Pardo de Leon
Published September 14, 2020
"Paint like you were a student" was the advice given her by Roberto Chabet, a mentor, friend, and collaborator to many Philippine contemporary artists. Not to be misconstrued as an amateurish and nonchalant attitude toward working, this encouragement means the acceptance of self-doubt of one's in order to achieve greater discoveries. In a sense, it protects one being trapped in a slavish quest towards a distinct style, dangerously close to a marketing gimmick, or narrowed down only to artistic purposes of self-expression.
This is somehow echoed in the simplicity and openendedness of Pardo de Leon's attitude towards painting, stating at one point that what she does is really no different from landscape painting. Trimming all that's unecessary, what's left is the vibration of thousands of adjacent marks on a large canvas, the evidence of time and deep work.

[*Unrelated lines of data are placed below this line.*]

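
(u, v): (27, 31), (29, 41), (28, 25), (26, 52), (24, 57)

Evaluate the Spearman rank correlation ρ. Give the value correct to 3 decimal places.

-0.700

Rank u: 3, 5, 4, 2, 1
Rank v: 2, 3, 1, 4, 5
d = rank(u) − rank(v): 1, 2, 3, -2, -4; Σd² = 34
ρ = 1 − 6Σd² / [n(n²−1)] = 1 − 6×34 / (5×24) = 1 − 204/120 ≈ -0.700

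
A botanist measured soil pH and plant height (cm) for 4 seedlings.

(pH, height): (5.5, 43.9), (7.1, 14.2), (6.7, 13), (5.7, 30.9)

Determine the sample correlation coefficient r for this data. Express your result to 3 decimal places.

-0.937

n = 4, Σx = 25, Σy = 102, Σx² = 158.04, Σy² = 3252.66, Σxy = 605.5
nΣxy − ΣxΣy = 2422 − 2550 = -128
nΣx² − (Σx)² = 632.16 − 625 = 7.16; nΣy² − (Σy)² = 13010.64 − 10404 = 2606.64
r = -128 / √(7.16 × 2606.64) = -128 / 136.6146 ≈ -0.937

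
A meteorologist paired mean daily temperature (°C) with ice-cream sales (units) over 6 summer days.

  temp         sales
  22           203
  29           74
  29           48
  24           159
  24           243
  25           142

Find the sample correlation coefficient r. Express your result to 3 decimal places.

-0.894

n = 6, Σx = 153, Σy = 869, Σx² = 3943, Σy² = 153483, Σxy = 21202
nΣxy − ΣxΣy = 127212 − 132957 = -5745
nΣx² − (Σx)² = 23658 − 23409 = 249; nΣy² − (Σy)² = 920898 − 755161 = 165737
r = -5745 / √(249 × 165737) = -5745 / 6424.0574 ≈ -0.894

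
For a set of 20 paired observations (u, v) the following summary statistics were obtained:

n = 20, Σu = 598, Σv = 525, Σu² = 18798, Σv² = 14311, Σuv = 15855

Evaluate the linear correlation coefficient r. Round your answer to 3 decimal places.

0.226

r = (nΣuv − ΣuΣv) / √[(nΣu² − (Σu)²)(nΣv² − (Σv)²)]
Numerator: 20×15855 − 598×525 = 3150
Denominator: √[(375960 − 357604)(286220 − 275625)] = √[18356 × 10595] = 13945.6739
r = 3150 / 13945.6739 ≈ 0.226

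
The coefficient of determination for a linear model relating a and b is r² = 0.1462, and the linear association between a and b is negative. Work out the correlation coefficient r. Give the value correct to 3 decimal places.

-0.382

|r| = √0.1462 = 0.382
The association is negative, so r = −0.382.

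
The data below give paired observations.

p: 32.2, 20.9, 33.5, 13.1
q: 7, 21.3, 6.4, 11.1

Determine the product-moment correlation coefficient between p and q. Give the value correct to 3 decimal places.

n = 4, Σp = 99.7, Σq = 45.8, Σp² = 2767.51, Σq² = 666.86, Σpq = 1030.38
nΣpq − ΣpΣq = 4121.52 − 4566.26 = -444.74
nΣp² − (Σp)² = 11070.04 − 9940.09 = 1129.95; nΣq² − (Σq)² = 2667.44 − 2097.64 = 569.8
r = -444.74 / √(1129.95 × 569.8) = -444.74 / 802.3998 ≈ -0.554

-0.554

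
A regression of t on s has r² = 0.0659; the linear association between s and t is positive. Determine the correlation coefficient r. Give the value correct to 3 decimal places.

0.257

|r| = √0.0659 = 0.257
The association is positive, so r = 0.257.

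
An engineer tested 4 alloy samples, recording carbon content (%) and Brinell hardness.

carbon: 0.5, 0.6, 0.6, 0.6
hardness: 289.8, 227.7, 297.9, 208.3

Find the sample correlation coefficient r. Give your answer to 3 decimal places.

n = 4, Σx = 2.3, Σy = 1023.7, Σx² = 1.33, Σy² = 267964.63, Σxy = 585.24
nΣxy − ΣxΣy = 2340.96 − 2354.51 = -13.55
nΣx² − (Σx)² = 5.32 − 5.29 = 0.03; nΣy² − (Σy)² = 1071858.52 − 1047961.69 = 23896.83
r = -13.55 / √(0.03 × 23896.83) = -13.55 / 26.7751 ≈ -0.506

-0.506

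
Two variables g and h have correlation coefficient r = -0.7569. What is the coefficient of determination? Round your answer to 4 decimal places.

0.5729

r² = (-0.7569)² = 0.5729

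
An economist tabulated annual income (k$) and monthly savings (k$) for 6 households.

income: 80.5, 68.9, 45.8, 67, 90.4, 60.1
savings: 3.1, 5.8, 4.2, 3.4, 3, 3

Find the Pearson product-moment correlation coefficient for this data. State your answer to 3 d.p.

n = 6, Σx = 412.7, Σy = 22.5, Σx² = 29598.27, Σy² = 90.45, Σxy = 1520.83
nΣxy − ΣxΣy = 9124.98 − 9285.75 = -160.77
nΣx² − (Σx)² = 177589.62 − 170321.29 = 7268.33; nΣy² − (Σy)² = 542.7 − 506.25 = 36.45
r = -160.77 / √(7268.33 × 36.45) = -160.77 / 514.7141 ≈ -0.312

-0.312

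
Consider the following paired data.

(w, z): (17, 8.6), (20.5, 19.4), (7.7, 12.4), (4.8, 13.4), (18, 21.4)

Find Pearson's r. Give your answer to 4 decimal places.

n = 5, Σw = 68, Σz = 75.2, Σw² = 1115.58, Σz² = 1241.6, Σwz = 1088.9
nΣwz − ΣwΣz = 5444.5 − 5113.6 = 330.9
nΣw² − (Σw)² = 5577.9 − 4624 = 953.9; nΣz² − (Σz)² = 6208 − 5655.04 = 552.96
r = 330.9 / √(953.9 × 552.96) = 330.9 / 726.2703 ≈ 0.4556

0.4556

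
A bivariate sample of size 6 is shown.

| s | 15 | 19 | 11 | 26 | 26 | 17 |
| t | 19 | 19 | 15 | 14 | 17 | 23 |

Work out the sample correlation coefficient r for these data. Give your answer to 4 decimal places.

-0.2549

n = 6, Σs = 114, Σt = 107, Σs² = 2348, Σt² = 1961, Σst = 2008
nΣst − ΣsΣt = 12048 − 12198 = -150
nΣs² − (Σs)² = 14088 − 12996 = 1092; nΣt² − (Σt)² = 11766 − 11449 = 317
r = -150 / √(1092 × 317) = -150 / 588.3570 ≈ -0.2549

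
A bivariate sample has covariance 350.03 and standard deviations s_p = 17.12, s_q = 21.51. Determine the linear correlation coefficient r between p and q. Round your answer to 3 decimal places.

0.951

r = Cov(p,q) / (s_p · s_q) = 350.03 / (17.12 × 21.51)
  = 350.03 / 368.2512 ≈ 0.951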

This leaves painting open to something more akin to a research table with its journals (the ultimate place of contemplation). De Leon's paintings are allow her to contend with concepts, beliefs, history, and other items of curiosity. Ancient flying machines, labyrinths, the phases of the sun, gods and phantoms, Titian, Chabet's collages -- worked through pictorially with devices like juxtaposition and cropping, often producing suprising ambiguities.
Pardo de Leon was a recipient of the CCP Thirteen Artists Award in 1988. In 1999, She participated in a studio residency grant of the Italian-Swedish Cultural Foundation in Venice, for which she was awarded best show of the year by the state council. She has had numerous solo and group exhibitions at various galleries and museums.